Für einen Moment hatte ich das Gefühl, dass sich etwas grundlegend verändern würde, sobald ich über die Schwelle trat, dass ich mich auf einen Handel mit dem Schicksal einließ, während die Burg würdevoll auf mich herabblickte und der Wind abwartend verstummte. Ich kam mir vor wie die Heldin eines Märchens. Es war einmal eine junge Frau, die sich sagte: Ach, was soll’s? Was ist das Schlimmste, was passieren kann? Fortan lebte sie glücklich und zufrieden an einer abgelegenen Küste, und zwar ohne ihren Verlobten, diese verlogene Ratte.
Was schadete es, hier ein Bier zu trinken, bevor ich zurück auf mein Zimmer ging, um dort erneut meinen Frust in Wein zu ertränken? Was konnte mir an einem so schönen Ort in einer so schönen Nacht schon passieren?

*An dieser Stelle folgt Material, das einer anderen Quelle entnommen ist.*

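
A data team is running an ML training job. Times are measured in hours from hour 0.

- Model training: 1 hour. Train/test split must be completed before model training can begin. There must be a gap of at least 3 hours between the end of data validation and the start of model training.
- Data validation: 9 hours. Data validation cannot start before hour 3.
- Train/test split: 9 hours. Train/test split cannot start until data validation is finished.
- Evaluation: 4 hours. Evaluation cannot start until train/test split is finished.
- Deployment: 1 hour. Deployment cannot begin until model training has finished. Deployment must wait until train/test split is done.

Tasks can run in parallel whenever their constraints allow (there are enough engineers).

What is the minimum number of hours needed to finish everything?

25

Data validation cannot begin until its own release at hour 3. It runs from hour 3 to 3 + 9 = hour 12.
Train/test split waits on data validation (finishes hour 12), so it starts at hour 12 and finishes at 12 + 9 = hour 21.
Evaluation cannot begin until train/test split (finishes hour 21). It runs from hour 21 to 21 + 4 = hour 25.
For model training: train/test split (finishes hour 21); data validation (finishes hour 12, plus 3-hour gap → hour 15). Taking the maximum gives a start of hour 21, and it finishes at 21 + 1 = hour 22.
For deployment: model training (finishes hour 22); train/test split (finishes hour 21). Taking the maximum gives a start of hour 22, and it finishes at 22 + 1 = hour 23.
All tasks are finished once the last one completes. Finish times: Data validation at 12, Train/test split at 21, Model training at 22, Evaluation at 25, Deployment at 23. The latest is hour 25.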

Im Inneren des Pubs war es voll und laut. Paare mittleren Alters und Grüppchen junger Leute drängten sich um die kleinen Tische oder standen an der Bar, wo sie sich lachend und gestikulierend unterhielten. Während ich mir meinen Weg zur Theke bahnte, stand er plötzlich vor mir: Mr Ich-bin-Surfer-und-interessiere-mich-für-Literatur. Genau wie am Vorabend trug er Pullover, Flip-Flops und zerzaustes Haar, und in mir erwachte eine unerhörte, völlig irrationale Freude. Natürlich war von Anfang an er der Grund für meinen Ausflug ins Dorf gewesen, das war mir durchaus klar. Den ganzen Tag hatte ich mich danach gesehnt, ihn wiederzusehen. Ich hoffte, dass mein Gesicht nur freundliche Aufgeschlossenheit signalisierte und nicht verriet, dass ich innerlich vor Begeisterung Purzelbäume schlug. Er gab mir mit einem kurzen Lächeln zu verstehen, dass er mich erkannt hatte, und ich lächelte leicht beschwipst zurück und dankte den Schicksalsgöttern dafür, dass sie auch ihn an diesen Ort geführt hatten.
Wieder schien ich mir selbst von außen dabei zuzusehen, wie ich mich ihm windzerzaust und mit einem souveränen Lächeln auf den Lippen näherte, wie ich mit wehendem Schal und einem Glorienschein aus dunkelblonden Haaren um seine Aufmerksamkeit buhlte, wie meine Augen im Kerzenschein funkelten, dramatisch und verwegen.
Eine einzige Nacht kann vieles verändern, dessen war ich mir vage bewusst, aber ich hatte keine Angst davor. Ich wollte, dass etwas passierte, etwas, was nichts mit jenem verhängnisvollen Anruf zu tun hatte, mit dem Klang von Sophies Stimme oder dem Ausdruck auf Dans Gesicht. Ich wollte endlich etwas erleben, was nicht vorhersehbar und banal war.
Mein Wunsch wurde mir erfüllt. Ich sollte tatsächlich etwas erleben. Und wenn ich aufmerksam die Ohren gespitzt hätte, hätte ich vielleicht gehört, wie sich die Schicksalsgötter ins Fäustchen lachten.